People pay as per their capacity, and no one can pressurise them. The measurement of valuation depends on the will of traders. It prevents the wastage, as there is no concept of overproduction in this scenario.
- The absence of proper valuation in Barter acted as a barrier. The ad-hoc assessment of a product often created confusion regarding the actual value on the exchanged thing.
- The limitations of goods for exchanges caused a lethal problem. The demand and supply rule would get derailed.
- The idea of accepting services for goods seemed unreal. Quantifying a physical effort with a product is unjustifiable.
- The expiry date of goods is also one of the biggest problems. Not all products last for a long time, especially the edible ones.
- It is tough to trade with Barter technique in a multilateral affair.
The starting point of Forex Trading
It believed to have started from Mesopotamia 6000 BC. Though, the theory is contradictory to the fact as Indus Valley Civilization is 5000 years old and considered oldest.
Initially, goods got them goods and items came into use for buying and selling products. Later on, in the international markets, people started accepting spices and salts in exchange. The spike in the acceptance led to ships fairing all over the world on different ports. It strengthened the proposition of universal brotherhood. Cultural swaps transcended from borders, seas and oceans.
In the medieval period, silks, artisanal objects, food, tea, weapons began to trade as an interchangeable asset. Roman soldiers received their salary in the form of the salt. During their odyssey in the primitive era, Europeans swapped perfumes, artistic work, and other locally produced products for other goods.

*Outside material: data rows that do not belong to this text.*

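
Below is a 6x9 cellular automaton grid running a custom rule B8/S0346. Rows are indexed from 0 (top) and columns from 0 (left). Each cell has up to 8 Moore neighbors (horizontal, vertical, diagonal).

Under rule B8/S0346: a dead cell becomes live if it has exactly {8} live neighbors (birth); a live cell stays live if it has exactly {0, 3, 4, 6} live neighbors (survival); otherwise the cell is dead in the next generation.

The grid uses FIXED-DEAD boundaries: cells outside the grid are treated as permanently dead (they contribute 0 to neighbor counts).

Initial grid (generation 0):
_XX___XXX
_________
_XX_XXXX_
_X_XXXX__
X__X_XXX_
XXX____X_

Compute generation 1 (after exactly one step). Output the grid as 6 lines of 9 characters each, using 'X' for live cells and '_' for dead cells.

Simulating step by step:
Generation 0 (given above): 25 live cells
Generation 1: 11 live cells
(generation 1 grid is the final answer)

Answer: _________
_________
__X_X_X__
_X_XX____
X__X_X_X_
_X_______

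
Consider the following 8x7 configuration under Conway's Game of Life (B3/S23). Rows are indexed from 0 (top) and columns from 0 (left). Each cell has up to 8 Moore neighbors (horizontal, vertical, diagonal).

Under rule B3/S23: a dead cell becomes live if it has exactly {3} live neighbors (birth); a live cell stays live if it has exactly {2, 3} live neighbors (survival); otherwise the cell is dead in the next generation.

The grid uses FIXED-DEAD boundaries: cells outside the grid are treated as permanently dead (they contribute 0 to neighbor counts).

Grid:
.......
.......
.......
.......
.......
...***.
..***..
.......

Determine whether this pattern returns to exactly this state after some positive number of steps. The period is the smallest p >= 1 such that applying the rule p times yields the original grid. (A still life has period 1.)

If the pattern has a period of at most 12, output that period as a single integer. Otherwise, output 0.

Answer: 2

Derivation:
Simulating and comparing each generation to the original:
Gen 0 (original, given above): 6 live cells
Gen 1: 6 live cells, differs from original
Gen 2: 6 live cells, MATCHES original -> period = 2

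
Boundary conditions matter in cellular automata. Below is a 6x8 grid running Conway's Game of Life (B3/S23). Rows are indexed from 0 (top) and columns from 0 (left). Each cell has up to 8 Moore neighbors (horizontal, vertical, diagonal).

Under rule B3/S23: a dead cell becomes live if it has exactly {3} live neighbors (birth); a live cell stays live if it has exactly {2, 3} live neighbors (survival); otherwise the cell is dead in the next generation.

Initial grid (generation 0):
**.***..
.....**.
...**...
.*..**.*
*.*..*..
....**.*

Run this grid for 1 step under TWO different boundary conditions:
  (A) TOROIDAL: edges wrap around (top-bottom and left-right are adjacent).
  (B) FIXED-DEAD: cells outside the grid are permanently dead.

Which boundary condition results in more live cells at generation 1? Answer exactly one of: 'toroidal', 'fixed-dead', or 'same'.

Answer: toroidal

Derivation:
Under TOROIDAL boundary, generation 1:
*..*...*
..*...*.
...*....
***..**.
**.*...*
..*....*
Population = 17

Under FIXED-DEAD boundary, generation 1:
....***.
..*...*.
...*....
.**..**.
.*.*....
....***.
Population = 15

Comparison: toroidal=17, fixed-dead=15 -> toroidal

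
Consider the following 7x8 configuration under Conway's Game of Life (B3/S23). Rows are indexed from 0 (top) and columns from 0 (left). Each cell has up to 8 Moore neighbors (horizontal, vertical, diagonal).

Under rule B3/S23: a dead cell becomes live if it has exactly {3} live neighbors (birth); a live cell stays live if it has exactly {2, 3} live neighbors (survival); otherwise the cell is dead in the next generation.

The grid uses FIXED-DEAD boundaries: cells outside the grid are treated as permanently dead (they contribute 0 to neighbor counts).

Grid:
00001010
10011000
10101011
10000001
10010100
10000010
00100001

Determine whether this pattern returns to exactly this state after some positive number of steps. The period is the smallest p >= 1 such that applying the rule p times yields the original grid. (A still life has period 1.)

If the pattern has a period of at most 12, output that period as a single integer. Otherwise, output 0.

Answer: 0

Derivation:
Simulating and comparing each generation to the original:
Gen 0 (original, given above): 19 live cells
Gen 1: 22 live cells, differs from original
Gen 2: 18 live cells, differs from original
Gen 3: 17 live cells, differs from original
Gen 4: 18 live cells, differs from original
Gen 5: 18 live cells, differs from original
Gen 6: 15 live cells, differs from original
Gen 7: 21 live cells, differs from original
Gen 8: 18 live cells, differs from original
Gen 9: 16 live cells, differs from original
Gen 10: 16 live cells, differs from original
Gen 11: 21 live cells, differs from original
Gen 12: 11 live cells, differs from original
No period found within 12 steps.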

Later on, slowly and steadily, gold became one of the most utilised metals in trading. The prime reason for the surge in the usage for trade was logistical. It does not perish, traders accepted it wholeheartedly, it does not oxidise in normal conditions, it’s one of the rarest commodity available. In comparison, gold stood out in terms of superiority. To know what is forex trading and its utility importance of glancing on gold deals is pivotal.
Forex trading explained
A non-specialist can cite several examples to understand the gravity of forex trading. When people happen to travel abroad, their currency does not fit the norms of the country they are visiting. In that case, visitors have to get it changed from legitimate counters and authentic exchange agencies. The process is validated and under surveillance from the central banks of different nations.
The valuation of the exchanged currency depends on the current market price of that currency. For example, if a globetrotter is visiting India from Germany (Euro is prevalent in the country), he needs to exchange it in Indian Rupees. For the record, the valuation of Rupee is lower than the Euro in the international market.
As per current valuation, 1 Euro is equivalent to Rs 85. It keeps on changing as per forex reserves and market changes. Cuts applied on the exchange of currencies depending upon the terms and guidelines of the country and platform of trade.
Words of Wisdom
Evolution is the nature of a human. It adds sustainability to life and gives purpose to everyone. The changes in forex exchange over the years stamps the fact. A good investor is vigilant and keeps track of the past. Learning from history develops a foundation for a trader. They can have conclusive ideas and avoid mistakes made earlier. After all, a wise person traces down ancestors and their doings.